Questo nuovo obiettivo del 5%, che includerebbe sia spese militari dirette sia investimenti in infrastrutture civili essenziali per la resilienza, come trasporti, comunicazioni e cyberdifesa, apre un fronte delicato nelle relazioni transatlantiche. Da una parte, esso rappresenta un tentativo di dare concretezza alla deterrenza nei confronti della Russia, che continua ad alimentare tensioni ai confini orientali dell’Europa. Dall’altra, rischia di mettere in crisi la coesione interna dell’Alleanza, specialmente in un’Europa ancora alle prese con rallentamenti economici, politiche sociali fragili e opinioni pubbliche poco inclini a sostenere un riarmo generalizzato.

Molti governi europei, infatti, hanno espresso dubbi sulla sostenibilità politica ed economica di un tale impegno. Tra questi, la Spagna si è fatta portavoce di una linea più prudente, sottolineando l’importanza di consolidare l’attuale obiettivo del 2% prima di rilanciare ulteriormente. Queste perplessità sono amplificate da una crescente consapevolezza all’interno dell’Unione Europea circa la necessità di sviluppare un’autonomia strategica. Il progetto “Readiness 2030”, promosso dalla Commissione Europea con un investimento previsto di 800 miliardi di euro, si muove proprio in questa direzione: rafforzare le capacità difensive dell’Europa a prescindere dal supporto statunitense, nel tentativo di preparare il continente a una possibile riduzione dell’impegno americano nei prossimi anni.

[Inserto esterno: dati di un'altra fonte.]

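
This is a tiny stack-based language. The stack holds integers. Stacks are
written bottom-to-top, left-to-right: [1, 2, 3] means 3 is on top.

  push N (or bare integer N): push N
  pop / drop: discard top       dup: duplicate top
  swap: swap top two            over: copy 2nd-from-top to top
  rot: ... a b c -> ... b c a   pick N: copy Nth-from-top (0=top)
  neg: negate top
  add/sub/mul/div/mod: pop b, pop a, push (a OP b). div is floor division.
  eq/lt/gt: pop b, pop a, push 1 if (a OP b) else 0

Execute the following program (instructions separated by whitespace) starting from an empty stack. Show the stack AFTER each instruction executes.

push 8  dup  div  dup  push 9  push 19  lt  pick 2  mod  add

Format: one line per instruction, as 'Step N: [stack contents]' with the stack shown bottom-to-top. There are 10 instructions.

Step 1: [8]
Step 2: [8, 8]
Step 3: [1]
Step 4: [1, 1]
Step 5: [1, 1, 9]
Step 6: [1, 1, 9, 19]
Step 7: [1, 1, 1]
Step 8: [1, 1, 1, 1]
Step 9: [1, 1, 0]
Step 10: [1, 1]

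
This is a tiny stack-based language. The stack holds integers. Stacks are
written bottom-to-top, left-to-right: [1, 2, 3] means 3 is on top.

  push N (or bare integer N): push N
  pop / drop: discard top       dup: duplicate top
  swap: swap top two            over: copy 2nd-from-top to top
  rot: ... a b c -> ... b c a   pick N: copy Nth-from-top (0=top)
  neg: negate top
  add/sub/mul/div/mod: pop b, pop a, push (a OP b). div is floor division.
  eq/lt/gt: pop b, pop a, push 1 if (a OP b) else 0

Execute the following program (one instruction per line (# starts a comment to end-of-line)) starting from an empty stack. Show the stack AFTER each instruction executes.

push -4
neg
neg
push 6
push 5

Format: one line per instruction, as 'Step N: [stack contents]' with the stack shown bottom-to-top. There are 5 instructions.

Step 1: [-4]
Step 2: [4]
Step 3: [-4]
Step 4: [-4, 6]
Step 5: [-4, 6, 5]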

Attualmente, gli Stati Uniti spendono circa il 3,4% del loro PIL per la difesa, ma, essendo la maggiore potenza militare ed economica dell’Alleanza, questa somma ammonta a una cifra molto più alta di qualsiasi altro membro della NATO. Sebbene Trump abbia proposto di spendere 1.010 miliardi di dollari per la difesa per l’anno fiscale che inizia a ottobre, tale spesa dovrebbe aumentare di altri 200 miliardi di dollari affinché gli Stati Uniti raggiungano il parametro di riferimento del 5%, secondo una recente stima del Peterson Institute for International Economics.

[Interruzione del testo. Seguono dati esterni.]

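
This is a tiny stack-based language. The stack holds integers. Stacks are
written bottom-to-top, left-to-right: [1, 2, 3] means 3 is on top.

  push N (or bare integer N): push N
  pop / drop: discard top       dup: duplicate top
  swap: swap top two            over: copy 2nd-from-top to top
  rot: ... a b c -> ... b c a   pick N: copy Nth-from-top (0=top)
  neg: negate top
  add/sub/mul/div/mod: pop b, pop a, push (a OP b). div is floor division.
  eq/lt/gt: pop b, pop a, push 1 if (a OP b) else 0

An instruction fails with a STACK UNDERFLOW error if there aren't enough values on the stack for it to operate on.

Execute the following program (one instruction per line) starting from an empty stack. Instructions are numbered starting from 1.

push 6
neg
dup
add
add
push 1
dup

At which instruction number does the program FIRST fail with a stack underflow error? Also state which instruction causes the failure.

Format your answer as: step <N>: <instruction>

Answer: step 5: add

Derivation:
Step 1 ('push 6'): stack = [6], depth = 1
Step 2 ('neg'): stack = [-6], depth = 1
Step 3 ('dup'): stack = [-6, -6], depth = 2
Step 4 ('add'): stack = [-12], depth = 1
Step 5 ('add'): needs 2 value(s) but depth is 1 — STACK UNDERFLOW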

La proposta di spingere la spesa militare fino al 5% del PIL va dunque letta anche come un messaggio politico. Da un lato, è un segnale all’avversario russo: la NATO non intende arretrare e si prepara a una fase di confronto prolungato. Dall’altro, è una prova di fedeltà al patto atlantico, utile a consolidare il ruolo guida degli Stati Uniti nel contesto della sicurezza occidentale. Tuttavia, la spinta americana rischia di accelerare un processo opposto: quello di un’Europa che, nel tentativo di rispondere alla richiesta di maggiore responsabilità, potrebbe rafforzare la propria identità autonoma in ambito difensivo, ridisegnando gli equilibri all’interno dell’Alleanza.

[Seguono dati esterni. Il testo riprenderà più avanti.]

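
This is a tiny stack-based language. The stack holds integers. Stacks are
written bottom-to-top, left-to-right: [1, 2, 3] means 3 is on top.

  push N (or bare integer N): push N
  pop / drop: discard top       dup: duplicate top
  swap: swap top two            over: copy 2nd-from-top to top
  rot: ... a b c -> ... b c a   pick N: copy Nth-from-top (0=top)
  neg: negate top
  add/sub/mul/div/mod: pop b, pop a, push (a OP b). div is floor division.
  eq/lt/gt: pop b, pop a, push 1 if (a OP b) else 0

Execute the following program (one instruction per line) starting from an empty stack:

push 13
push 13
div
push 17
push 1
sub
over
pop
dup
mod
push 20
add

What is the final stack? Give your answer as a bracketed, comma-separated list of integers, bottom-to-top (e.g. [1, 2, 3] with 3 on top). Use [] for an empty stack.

After 'push 13': [13]
After 'push 13': [13, 13]
After 'div': [1]
After 'push 17': [1, 17]
After 'push 1': [1, 17, 1]
After 'sub': [1, 16]
After 'over': [1, 16, 1]
After 'pop': [1, 16]
After 'dup': [1, 16, 16]
After 'mod': [1, 0]
After 'push 20': [1, 0, 20]
After 'add': [1, 20]

Answer: [1, 20]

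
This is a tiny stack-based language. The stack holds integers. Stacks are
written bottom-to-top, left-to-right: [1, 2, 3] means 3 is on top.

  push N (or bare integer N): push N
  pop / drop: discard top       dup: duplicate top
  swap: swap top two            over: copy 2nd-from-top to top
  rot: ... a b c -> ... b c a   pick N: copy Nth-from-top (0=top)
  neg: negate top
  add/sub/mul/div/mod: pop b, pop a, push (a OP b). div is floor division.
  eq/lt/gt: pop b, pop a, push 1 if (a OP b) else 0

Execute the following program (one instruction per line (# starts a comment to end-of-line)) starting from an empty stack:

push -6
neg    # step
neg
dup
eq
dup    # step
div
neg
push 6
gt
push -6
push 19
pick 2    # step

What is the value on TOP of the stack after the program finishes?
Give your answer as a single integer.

Answer: 0

Derivation:
After 'push -6': [-6]
After 'neg': [6]
After 'neg': [-6]
After 'dup': [-6, -6]
After 'eq': [1]
After 'dup': [1, 1]
After 'div': [1]
After 'neg': [-1]
After 'push 6': [-1, 6]
After 'gt': [0]
After 'push -6': [0, -6]
After 'push 19': [0, -6, 19]
After 'pick 2': [0, -6, 19, 0]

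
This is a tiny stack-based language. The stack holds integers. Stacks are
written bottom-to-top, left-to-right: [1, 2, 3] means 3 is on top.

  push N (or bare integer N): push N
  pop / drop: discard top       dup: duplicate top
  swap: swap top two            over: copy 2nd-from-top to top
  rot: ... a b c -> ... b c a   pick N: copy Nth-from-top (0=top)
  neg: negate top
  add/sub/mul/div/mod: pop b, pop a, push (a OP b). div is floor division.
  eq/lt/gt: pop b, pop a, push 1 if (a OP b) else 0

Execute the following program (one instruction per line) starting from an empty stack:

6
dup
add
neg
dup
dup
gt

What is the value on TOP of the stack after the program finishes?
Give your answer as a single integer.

Answer: 0

Derivation:
After 'push 6': [6]
After 'dup': [6, 6]
After 'add': [12]
After 'neg': [-12]
After 'dup': [-12, -12]
After 'dup': [-12, -12, -12]
After 'gt': [-12, 0]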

Il nuovo scenario pone anche interrogativi sulla stabilità degli equilibri globali. Un aumento così drastico delle spese militari in Europa potrebbe indurre altri attori internazionali, come la Cina, a rafforzare a loro volta le proprie capacità, innescando una spirale di riarmo globale. In parallelo, il rafforzamento del comando militare NATO, confermato dalla nomina del generale statunitense Alexus Grynkewich a capo delle forze alleate in Europa, sancisce l’intenzione di rafforzare la catena di comando e il coordinamento operativo, ma accentua anche il peso americano nei processi decisionali.

La decisione assunta a Bruxelles non è solo una questione di bilancio, ma anche una scelta di campo. Ciò implica una ridefinizione del ruolo dell’Europa, una rinegoziazione della leadership nella NATO e una presa d’atto che il futuro della sicurezza globale sarà segnato da nuove linee di frattura, più nette e meno negoziabili. In questo contesto, la politica di difesa diventa il fulcro attorno al quale ruoteranno le nuove alleanze, le tensioni strategiche e le sfide del mondo multipolare che va delineandosi, molto diverso da quello a cui siamo oggi abituati.